In [None]:
### The following is a model that aims to predict the direction of the movement of the price of a dogecoin based on Elon Musk's tweets ###

In [1]:
# Loading libraries, getting resources:
import pandas as pd
import nltk
import random
import csv
nltk.download('stopwords')
from nltk.corpus import stopwords
from nltk.probability import FreqDist

[nltk_data] Downloading package stopwords to
[nltk_data]     C:\Users\kenez\AppData\Roaming\nltk_data...
[nltk_data]   Package stopwords is already up-to-date!


In [2]:
# Data initialization:
# We expect the user of the model to know their dataset well, the code itself does not have data preparative features
# In our case the raw data was processed using mostly pandas and excel features, we felt like the code needn't be 
# included here as it is not remotely reproducible anyways
data = pd.read_csv('data_19_22.csv', delimiter = ',')

In [3]:
# Creating the functions that classify the data

# We create the function that makes a list of lists of words of the tweets 

def into_words(tweetcolumn):
    wordlist = []
    for tweet_sentence in tweetcolumn:
            tweet_sentence_string_lower = str(tweet_sentence).lower()
            tweet_words = tweet_sentence_string_lower.split()
            wordlist.append(tweet_words)
    return(wordlist)

# We create the function that removes stopwords from the list, thus creating a stopword-free list of words

def filterstopwords(wordlist):
    filtered_wordlist = []
    stop_words = list(stopwords.words('english'))
    for lists in wordlist:
        for words in lists:
            if  words.lower() not in stop_words:
                
                filtered_wordlist.append(words.lower())
    return(filtered_wordlist)

# We create the function that makes a list of the top 100 words used by Elon Musk in his tweetings

def top5kwordizer(filtered_wordlist):
    all_words = nltk.FreqDist(filtered_wordlist)
    all_features = list(all_words)[:2500]
    return all_features

# We create the function that makes the list of lists that contain dictionaries with the features

def list_of_dicts(tweet_sentence, all_features): 
    tweet_words = set(tweet_sentence)
    features = {}
    for word in all_features:
        if word in tweet_words:
            features['contains({})'.format(word)] = True
        else:
            features['contains({})'.format(word)] = False
    return features

In [5]:
### Using the functions to go from our dataset to a classified set of data

# Running the functions one by one to classify the data
wordized_list = into_words(data['tweet']) # we have the list of lists of words
filteredwords = filterstopwords(wordized_list) # we have the list of all words filtered free of stopwords
top2500words = top5kwordizer(filteredwords) # we have the top100 words from the list above
dictslist = list() # we get the list of list of dictionaries containing the features and if theyre in the tweet or not
for tweet in wordized_list: 
        dictslist.append(list_of_dicts(tweet, top2500words))
        
# Using pandas's very nice dataframe feature to build our classified dataset

workingdataframe = pd.DataFrame()
workingdataframe['features'] = (pd.Series(list(dictslist)))
workingdataframe['direction'] = data['direction']
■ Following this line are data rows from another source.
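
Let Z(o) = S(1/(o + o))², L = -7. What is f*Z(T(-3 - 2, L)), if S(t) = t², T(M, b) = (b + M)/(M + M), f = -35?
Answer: -21875/20736 ≈ -1.0549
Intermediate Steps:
T(M, b) = (M + b)/(2*M) (T(M, b) = (M + b)/((2*M)) = (M + b)*(1/(2*M)) = (M + b)/(2*M))
Z(o) = 1/(16*o⁴) (Z(o) = ((1/(o + o))²)² = ((1/(2*o))²)² = (1/(4*o²))² = 1/(16*o⁴))
f*Z(T(-3 - 2, L)) = -35/(16*(((-3 - 2) - 7)/(2*(-3 - 2)))⁴) = -35/(16*((½)*(-5 - 7)/(-5))⁴) = -35/(16*((½)*(-⅕)*(-12))⁴) = -35/(16*(6/5)⁴) = -35*625/(16*1296) = -35*625/20736 = -21875/20736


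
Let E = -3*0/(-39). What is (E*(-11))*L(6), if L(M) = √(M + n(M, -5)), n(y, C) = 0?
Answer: 0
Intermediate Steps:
E = 0 (E = 0*(-1/39) = 0)
L(M) = √M (L(M) = √(M + 0) = √M)
(E*(-11))*L(6) = (0*(-11))*√6 = 0*√6 = 0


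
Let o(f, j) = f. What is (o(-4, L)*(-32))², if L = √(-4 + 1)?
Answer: 16384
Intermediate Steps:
L = I*√3 (L = √(-3) = I*√3 ≈ 1.732*I)
(o(-4, L)*(-32))² = (-4*(-32))² = 128² = 16384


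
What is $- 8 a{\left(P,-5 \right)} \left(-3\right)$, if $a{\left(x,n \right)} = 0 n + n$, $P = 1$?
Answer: $-120$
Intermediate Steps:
$a{\left(x,n \right)} = n$ ($a{\left(x,n \right)} = 0 + n = n$)
$- 8 a{\left(P,-5 \right)} \left(-3\right) = \left(-8\right) \left(-5\right) \left(-3\right) = 40 \left(-3\right) = -120$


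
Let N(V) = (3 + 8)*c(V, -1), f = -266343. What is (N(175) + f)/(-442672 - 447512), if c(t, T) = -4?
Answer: 266387/890184 ≈ 0.29925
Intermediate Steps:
N(V) = -44 (N(V) = (3 + 8)*(-4) = 11*(-4) = -44)
(N(175) + f)/(-442672 - 447512) = (-44 - 266343)/(-442672 - 447512) = -266387/(-890184) = -266387*(-1/890184) = 266387/890184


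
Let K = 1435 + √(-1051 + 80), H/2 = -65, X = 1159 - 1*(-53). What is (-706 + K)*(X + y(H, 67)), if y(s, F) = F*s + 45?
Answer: -5433237 - 7453*I*√971 ≈ -5.4332e+6 - 2.3224e+5*I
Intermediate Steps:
X = 1212 (X = 1159 + 53 = 1212)
H = -130 (H = 2*(-65) = -130)
K = 1435 + I*√971 (K = 1435 + √(-971) = 1435 + I*√971 ≈ 1435.0 + 31.161*I)
y(s, F) = 45 + F*s
(-706 + K)*(X + y(H, 67)) = (-706 + (1435 + I*√971))*(1212 + (45 + 67*(-130))) = (729 + I*√971)*(1212 + (45 - 8710)) = (729 + I*√971)*(1212 - 8665) = (729 + I*√971)*(-7453) = -5433237 - 7453*I*√971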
# Creating the list of lists that the model will train on

finaldata = workingdataframe.values.tolist()

In [6]:
# Training the model

train_set = finaldata[:8000]
test_set = finaldata[8000:]
classifier = nltk.NaiveBayesClassifier.train(train_set)
acc = nltk.classify.accuracy(classifier, test_set)
print("The accuracy of the model is : ", acc)
classifier.show_most_informative_features(5)
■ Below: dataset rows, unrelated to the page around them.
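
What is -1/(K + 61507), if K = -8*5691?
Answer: -1/15979 ≈ -6.2582e-5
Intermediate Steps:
K = -45528
-1/(K + 61507) = -1/(-45528 + 61507) = -1/15979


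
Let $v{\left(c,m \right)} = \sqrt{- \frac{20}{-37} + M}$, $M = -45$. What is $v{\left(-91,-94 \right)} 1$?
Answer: $\frac{i \sqrt{60865}}{37} \approx 6.6678 i$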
The accuracy of the model is :  0.47941787941787944
Most Informative Features
     contains(@joebiden) = True                1 : 0      =     12.7 : 1.0
     contains(@f9block5) = True                0 : 1      =      8.7 : 1.0
    contains(@sirineati) = True                0 : 1      =      8.1 : 1.0
     contains(@sjvtesla) = True                1 : 0      =      7.9 : 1.0
  contains(@martiandays) = True                0 : 1      =      7.4 : 1.0


In [None]:
### Hope you enjoyed using the model, good luck in life!